NEW DELHI: As the contentious Citizenship Amendment Act (CAA) came into force this week, its implementation in northeast, especially in Assam, would be the real test for the Centre even as Union Home Minister Amit Shah has announced that a high-level committee on the Assam Accord’s Clause 6 would safeguard the interest of Assamese people, apprehensive because of their experience of unabated infiltration for decades.
As the Inner Line Permit (ILP) provision does not exist in Assam and the CAA only exempts the state’s tribal areas, included in the Constitution’s Sixth Schedule, from implementation of the act, signs of discontent are already emerging in remaining areas across the region.
The provisions of CAA “do not apply to tribal areas of Assam, Meghalaya, Mizoram or Tripura as included in the Sixth Schedule to the Constitution and the area covered under ‘The Inner Line’ notified under the Bengal Eastern Frontier Regulation, 1873”.
The provision means that the act does not apply to the states of Arunachal Pradesh, Mizoram, Nagaland and Manipur which come under the ILP regime as well as to the tribal areas of Assam, Meghalaya, Mizoram and Tripura, as specified in the Sixth Schedule.
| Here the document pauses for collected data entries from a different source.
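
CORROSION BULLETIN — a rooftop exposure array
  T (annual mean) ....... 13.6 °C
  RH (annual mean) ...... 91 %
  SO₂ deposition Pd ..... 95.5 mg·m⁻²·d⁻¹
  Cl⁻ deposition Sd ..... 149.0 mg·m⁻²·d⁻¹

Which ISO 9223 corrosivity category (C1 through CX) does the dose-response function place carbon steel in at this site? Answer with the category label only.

C5

carbon steel: T>10 °C ⇒ hinge -0.054·(13.6−10) = -0.1944
  Pd branch = 1.77·Pd^0.52·e^(0.02·RH+f) = 96.29 μm/a
  Sd branch = 0.102·Sd^0.62·e^(0.033·RH+0.04·T) = 78.78 μm/a
  r_corr = 96.29 + 78.78 = 175.1 μm/a
ISO 9223 Table 2 (carbon steel): 80 < 175 ≤ 200 μm/a ⇒ C5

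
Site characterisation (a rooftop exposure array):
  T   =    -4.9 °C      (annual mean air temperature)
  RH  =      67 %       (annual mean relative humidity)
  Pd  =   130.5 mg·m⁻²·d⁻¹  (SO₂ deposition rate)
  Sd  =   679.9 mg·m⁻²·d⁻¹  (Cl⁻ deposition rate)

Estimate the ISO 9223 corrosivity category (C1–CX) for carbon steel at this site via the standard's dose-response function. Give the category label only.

C4

carbon steel: T≤10 °C ⇒ hinge +0.150·(-4.9−10) = -2.2350
  Pd branch = 1.77·Pd^0.52·e^(0.02·RH+f) = 9.107 μm/a
  Cl⁻ term: 0.102·679.9^0.62·exp(0.033·67+0.04·-4.9) = 43.63
  r_corr = 9.107 + 43.63 = 52.74 μm/a
52.7 μm/a falls in (50, 80] for carbon steel → category C4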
Manipur is the fourth state after Arunachal Pradesh, Nagaland and Mizoram where the ILP regime was introduced. This was done on December 9, 2019, thus insulating one more state of the northeast from the CAA.
The Centre took the decision two days after Amit Shah’s announcement in this regard in the Lok Sabha.
To visit the ILP regime states, outsiders, including people from other states of the country, need to take permission. There is also protection for the locals with regards to lands, jobs and other facilities.
The main objective of the ILP system is to prevent settlement of other Indian nationals in the designated states in order to protect the indigenous population.
In lack of an ILP regime in Assam and only three small areas — Bodo, Karbi Anglong and Dima Hasao – of the state included under Sixth Schedule, it is clear that the provisions of CAA will apply to non-tribal areas of the hilly region, mainly the cities, suburbs, tea gardens and agricultural belt already inundated by “refugees” from Bangladesh.
Soon after the bill to amend the Citizenship Act to provide for citizenship to members of six non-Muslim communities fleeing to India, till December 31, 2014, from Pakistan, Bangladesh and Afghanistan due to religious persecution was introduced in Parliament, it triggered widespread violent demonstrations in Assam, as protesters feared it would convert thousands of illegal migrants left out in the state’s NRC to legal citizens.
Experts say if such demonstrations again begin in Assam while implementating the CAA, it will have disastrous consequences not only for the economy of the northeast but also for the rest of India as the state is the third-largest producer of petroleum and natural gas and is the gateway to the northeast.
Speaking on the condition of anonymity considering the sensitivity of the matter, they said that a peaceful Assam is important for the successful development of the rest of the region, which again is the stepping stone to the much touted ‘Act East’ policy of the Modi government.
Home Minister Shah last month told Parliament that a high-level committee on clause 6 of Assam Accord would safeguard the interest of Assamese people from CAA, referring to a panel dealing with complex issues on constitutional, legislative and administrative safeguards for Assamese people, including implementation of ILP in Assam.
The panel was first set up in January 2019 but had to be dissolved as its chairman, former IAS officer M.P. Bezbaruah, and four others quit protesting against Citizenship (Amendment) Bill, 2019. The committee was reconstituted with 14 members in July 2019, with former Gauhati High Court judge Justice (retd) Biplab Kumar Sarma as the new chairman. It was asked to give its report within six month of its constitution by January 15 this year.
Amid furore over the CAA, the Home Ministry on Wednesday gave one more month to the high-level committee to submit its report on assessing quantum of seats to be reserved in the Assam Assembly and local bodies for the Assamese people.
The committee was set up as per Clause 6 of the 1985 Assam Accord, which provides for detection and deportation of all illegal immigrants, who have entered the country after 1971 and living in the state, irrespective of their religion. The cut-off date for detection and deportation of foreigners for the rest of the country is 1951.
Assam Chief Minister Sarbananda Sonowal had also recently met Amit Shah to discuss various aspects of Clause 6, under which the Central government had promised to provide constitutional safeguards to the indigenous people.